Conshohocken venture firm SeventySix Capital — one partner is former Phillies slugger Ryan Howard — took notice and invested in the company. Terms were not disclosed but typical investments are between $250,000 and $1 million. “We are going to create a national framework for developing esports athletes,” Fazio said. There was nothing at the amateur level. The idea was to “take the model we had accidentally stumbled into and create a national ecosystem for amateur esports athletes to improve as players.”
On Saturday, after 40 Comcast-purchased pizzas were consumed, the field of 96 Philadelphia-area Overwatch gamers had been whittled down to the final six, vying to be the designated local player on Fusion University, joining a team that comprises players from South Korea, Florida, Michigan, California, Georgia and New York. They practice and compete online from their homes, with high-speed internet connections.

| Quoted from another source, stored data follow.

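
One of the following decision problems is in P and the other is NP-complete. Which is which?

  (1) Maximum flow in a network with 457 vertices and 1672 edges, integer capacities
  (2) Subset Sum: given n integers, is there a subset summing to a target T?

(1) is P: Edmonds-Karp / push-relabel run in polynomial time.
(2) is NP-complete: one of Karp's 21 NP-complete problems.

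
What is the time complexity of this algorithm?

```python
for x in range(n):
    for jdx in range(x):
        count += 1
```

Time complexity: O(n^2).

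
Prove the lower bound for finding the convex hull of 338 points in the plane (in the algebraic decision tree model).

Reduction from sorting: given 338 numbers x_1,...,x_{338}, map x_i to the point (x_i, x_i^2) on the parabola y = x^2. All points are on the convex hull, and walking the hull gives them in sorted x-order. Since sorting requires Omega(n log n), so does planar convex hull.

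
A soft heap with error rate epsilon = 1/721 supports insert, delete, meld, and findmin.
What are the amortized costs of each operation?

Soft heaps (Chazelle) allow up to an epsilon = 1/721 fraction of elements to have corrupted (raised) keys. Insert is O(log(1/epsilon)) = O(log 721) amortized -- the structure maintains heap-ordered binary trees of rank bounded by O(log(1/epsilon)). Meld concatenates root lists: O(1) amortized. Delete and findmin are O(1) amortized.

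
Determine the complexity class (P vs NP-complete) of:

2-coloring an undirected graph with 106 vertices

This problem is in P: 2-coloring is bipartiteness testing via BFS, O(V+E).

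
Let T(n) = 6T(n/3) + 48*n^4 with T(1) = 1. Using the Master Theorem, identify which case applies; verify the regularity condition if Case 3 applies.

a=6, b=3, f(n)=48*n^4.
log_3(6) = 1.631 < 4.
f(n) = Omega(n^(1.631+epsilon)) for some epsilon > 0, so Case 3 is the candidate.
Regularity: a*f(n/b) = 6*48*(n/3)^4 = (6/81)*48*n^4 <= c*f(n) with c = 6/81 < 1. Satisfied.
Case 3: T(n) = Theta(n^4).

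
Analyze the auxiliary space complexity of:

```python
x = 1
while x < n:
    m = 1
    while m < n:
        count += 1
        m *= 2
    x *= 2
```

Space complexity: O(1).
Only a constant amount of auxiliary storage is used; nothing grows with n.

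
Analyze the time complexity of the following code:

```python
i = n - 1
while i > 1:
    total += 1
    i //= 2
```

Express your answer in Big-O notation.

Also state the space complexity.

Time complexity: O(log n).
Space complexity: O(1).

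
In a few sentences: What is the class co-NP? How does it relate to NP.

co-NP is the class of problems whose complement is in NP. A problem is in co-NP if 'no' instances have short proofs. NP and co-NP may or may not be equal. If NP != co-NP, then P != NP. Tautology (is a formula always true?) is in co-NP.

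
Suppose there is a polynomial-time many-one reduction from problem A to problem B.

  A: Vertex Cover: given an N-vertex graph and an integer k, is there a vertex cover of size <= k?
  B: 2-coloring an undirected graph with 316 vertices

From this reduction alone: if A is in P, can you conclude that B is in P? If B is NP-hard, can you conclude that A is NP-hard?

A poly-time reduction A <=_p B transfers tractability DOWN (B easy => A easy) and hardness UP (A hard => B hard), not the reverse.
From A in P, the reduction alone does NOT give B in P: any problem in P trivially reduces to SAT, yet SAT is not known to be in P.
From B NP-hard, the reduction alone does NOT give A NP-hard: again, easy problems reduce to hard ones.
(Here in fact A is NP-complete and B is in P, so no such reduction is known -- its existence would imply P = NP; the analysis concerns only what the assumed reduction would or would not let you conclude.)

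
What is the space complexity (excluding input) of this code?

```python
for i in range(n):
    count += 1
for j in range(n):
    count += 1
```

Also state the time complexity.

Space complexity: O(1).
Only a constant amount of auxiliary storage is used; nothing grows with n.
Time complexity: O(n).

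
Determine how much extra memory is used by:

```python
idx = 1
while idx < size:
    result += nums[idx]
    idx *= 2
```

Space complexity: O(1).
Only a constant amount of auxiliary storage is used; nothing grows with n.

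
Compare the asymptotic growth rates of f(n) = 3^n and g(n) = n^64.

f(n) = 3^n grows faster: any exponential with base > 1 dominates every polynomial.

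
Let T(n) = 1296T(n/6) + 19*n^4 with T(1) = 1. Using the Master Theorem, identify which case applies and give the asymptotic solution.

a=1296, b=6, f(n)=19*n^4.
log_6(1296) = 4, so n^(log_b(a)) = n^4.
f(n) = Theta(n^4), so Case 2 applies.
T(n) = Theta(n^4 log n).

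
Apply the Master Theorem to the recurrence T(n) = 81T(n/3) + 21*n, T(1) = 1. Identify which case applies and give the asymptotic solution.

a=81, b=3, f(n)=21*n.
log_3(81) = 4 > 1.
Since f(n) = O(n^1) is polynomially smaller than n^4, Case 1 applies.
T(n) = Theta(n^4).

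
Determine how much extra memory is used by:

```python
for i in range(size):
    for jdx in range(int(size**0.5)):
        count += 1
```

Space complexity: O(1).
Only a constant amount of auxiliary storage is used; nothing grows with n.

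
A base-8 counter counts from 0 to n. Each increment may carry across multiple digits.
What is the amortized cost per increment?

Digit at position i changes every 8^i increments. Total digit changes over n increments: n * 8/(8-1) = O(n). Amortized: O(1).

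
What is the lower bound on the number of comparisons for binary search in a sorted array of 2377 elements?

With 2377 possible positions, we need at least ceil(log_2(2377)) = 12 comparisons. Each comparison splits the remaining candidates by at most half.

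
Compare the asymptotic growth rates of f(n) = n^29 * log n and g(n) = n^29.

f(n) = n^29 * log n grows faster: extra log n factor -> infinity.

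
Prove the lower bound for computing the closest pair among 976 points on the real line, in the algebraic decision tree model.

Reduction from element distinctness: given 976 reals, the closest-pair distance is 0 iff two are equal. Element distinctness has an Omega(n log n) lower bound in the algebraic decision tree model (Ben-Or). Therefore closest pair on a line also requires Omega(n log n). Sorting then a linear scan achieves this.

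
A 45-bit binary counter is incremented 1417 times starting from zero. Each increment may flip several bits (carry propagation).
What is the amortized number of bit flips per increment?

Bit i flips on every 2^i-th increment, so over 1417 increments bit i flips floor(1417/2^i) times. Summing over i: total flips < 2 * 1417. Amortized: < 2 = O(1) per increment.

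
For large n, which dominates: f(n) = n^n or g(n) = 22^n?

f(n) = n^n grows faster: n^n / 22^n = (n/22)^n -> infinity once n > 22.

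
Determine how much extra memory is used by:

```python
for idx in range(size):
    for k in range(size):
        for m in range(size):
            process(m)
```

Space complexity: O(1).
Only a constant amount of auxiliary storage is used; nothing grows with n.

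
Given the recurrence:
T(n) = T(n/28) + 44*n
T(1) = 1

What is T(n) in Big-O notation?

Geometric series: 44*n*(1 + 1/28 + 1/28^2 + ...) = O(n). T(n) = O(n).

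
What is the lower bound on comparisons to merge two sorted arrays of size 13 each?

To merge two sorted arrays of size 13, we need at least 25 comparisons in the worst case. An adversary can force every element to be compared.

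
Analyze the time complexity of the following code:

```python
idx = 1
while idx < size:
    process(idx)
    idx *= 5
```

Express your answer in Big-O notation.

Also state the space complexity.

Time complexity: O(log n).
Space complexity: O(1).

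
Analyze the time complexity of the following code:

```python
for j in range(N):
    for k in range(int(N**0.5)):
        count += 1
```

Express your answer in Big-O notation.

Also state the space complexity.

Time complexity: O(n * sqrt(n)).
Space complexity: O(1).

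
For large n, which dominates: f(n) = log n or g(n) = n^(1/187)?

g(n) = n^(1/187) grows faster: any positive power of n dominates log n.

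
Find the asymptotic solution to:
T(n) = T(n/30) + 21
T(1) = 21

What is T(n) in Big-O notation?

Each step divides n by 30 and adds 21. After log_30(n) steps, T(n) = O(log n).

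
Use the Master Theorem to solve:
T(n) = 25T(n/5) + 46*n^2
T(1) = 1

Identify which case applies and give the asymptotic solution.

a=25, b=5, f(n)=46*n^2.
log_5(25) = 2, so n^(log_b(a)) = n^2.
f(n) = Theta(n^2), so Case 2 applies.
T(n) = Theta(n^2 log n).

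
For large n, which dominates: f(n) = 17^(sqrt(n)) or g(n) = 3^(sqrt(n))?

f(n) = 17^(sqrt(n)) grows faster: ratio is (17/3)^(sqrt(n)) -> infinity since 17/3 > 1.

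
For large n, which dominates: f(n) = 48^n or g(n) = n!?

g(n) = n! grows faster: n!/48^n -> infinity by Stirling.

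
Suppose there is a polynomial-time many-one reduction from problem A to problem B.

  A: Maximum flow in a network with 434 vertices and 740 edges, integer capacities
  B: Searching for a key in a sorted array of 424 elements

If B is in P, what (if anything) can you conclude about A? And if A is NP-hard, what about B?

A poly-time reduction A <=_p B means any A-instance can be transformed to a B-instance in poly time.
If B is in P: compose the reduction with B's poly-time algorithm to solve A in poly time, so A is in P.
If A is NP-hard: every NP problem reduces to A, which reduces to B; composing reductions, every NP problem reduces to B, so B is NP-hard.
(Here in fact A is P and B is P.)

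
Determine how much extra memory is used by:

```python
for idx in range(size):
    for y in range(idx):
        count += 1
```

Space complexity: O(1).
Only a constant amount of auxiliary storage is used; nothing grows with n.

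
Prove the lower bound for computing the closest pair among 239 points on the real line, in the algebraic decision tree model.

Reduction from element distinctness: given 239 reals, the closest-pair distance is 0 iff two are equal. Element distinctness has an Omega(n log n) lower bound in the algebraic decision tree model (Ben-Or). Therefore closest pair on a line also requires Omega(n log n). Sorting then a linear scan achieves this.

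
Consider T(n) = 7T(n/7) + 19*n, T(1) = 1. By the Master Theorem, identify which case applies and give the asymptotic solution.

a=7, b=7, f(n)=19*n.
log_7(7) = 1, so n^(log_b(a)) = n.
f(n) = Theta(n), so Case 2 applies.
T(n) = Theta(n log n).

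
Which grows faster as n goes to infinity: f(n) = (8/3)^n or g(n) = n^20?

f(n) = (8/3)^n grows faster: (8/3)^n is exponential with base 8/3 > 1, dominating every polynomial.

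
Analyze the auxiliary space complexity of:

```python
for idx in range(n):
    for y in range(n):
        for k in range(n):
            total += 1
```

Space complexity: O(1).
Only a constant amount of auxiliary storage is used; nothing grows with n.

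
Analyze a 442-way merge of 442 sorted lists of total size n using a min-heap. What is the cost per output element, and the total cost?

Maintain a min-heap of size 442 holding the current head of each list. Each output step does one extract-min (O(log 442)) and one insert of that list's next element (O(log 442)). Each of the n elements passes through the heap exactly once, so the total cost is O(n log 442), i.e. O(log 442) per output element.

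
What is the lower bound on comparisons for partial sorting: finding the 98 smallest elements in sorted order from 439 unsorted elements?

Finding 98 smallest of 439 in sorted order: Omega(439) to identify the 98 smallest, plus Omega(98 log 98) to sort them. Total: Omega(n + k log k).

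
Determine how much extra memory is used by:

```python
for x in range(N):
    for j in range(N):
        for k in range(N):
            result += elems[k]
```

Space complexity: O(1).
Only a constant amount of auxiliary storage is used; nothing grows with n.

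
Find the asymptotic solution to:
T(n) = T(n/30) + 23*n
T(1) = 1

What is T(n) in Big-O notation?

Geometric series: 23*n*(1 + 1/30 + 1/30^2 + ...) = O(n). T(n) = O(n).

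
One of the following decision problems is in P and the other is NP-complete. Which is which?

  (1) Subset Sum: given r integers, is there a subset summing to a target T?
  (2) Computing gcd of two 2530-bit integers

(1) is NP-complete: one of Karp's 21 NP-complete problems.
(2) is P: the Euclidean algorithm runs in polynomial time in the bit-length.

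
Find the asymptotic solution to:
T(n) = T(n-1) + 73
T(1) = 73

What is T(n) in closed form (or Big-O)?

Unrolling: T(n) = T(n-1) + 73 = T(n-2) + 2*73 = ... = T(1) + (n-1)*73 = 73 + (n-1)*73 = 73n.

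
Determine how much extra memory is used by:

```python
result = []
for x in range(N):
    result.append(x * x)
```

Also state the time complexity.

Space complexity: O(n).
Auxiliary storage grows linearly with the input size n in the worst case.
Time complexity: O(n).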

Aaron Atkins, the coach for the Fusion University team, said that the team competes in tournaments once a week and practices four days — with two days a week off. They do this online. Fusion said that 277 Philadelphia gamers sought to participate in Saturday’s event.
Fusion was looking to develop a younger local player but many of those who applied for the “hometown hero” competition were in their 20s. “We had a lot of applicants older than 25 and, at least for esports, that’s pretty old,” he said.
David Long, 16, of Haverford, was the ultimate winner on Saturday. Atkins said the Fusion University staff thought he had good skills and liked him because he hadn’t competed before — “a clean slate.”
Long signed a contract, with his parents’ consent, that includes a monthly fee, whose terms were not disclosed. He also agreed to compete exclusively for Fusion University for a year.
Long, the son of Chinese immigrants and a junior at Haverford High, said he hadn’t intended to win on Saturday and his parents were “kind of worried” about his joining the gamer team “and not sure how to react, but they are willing to let me try it.”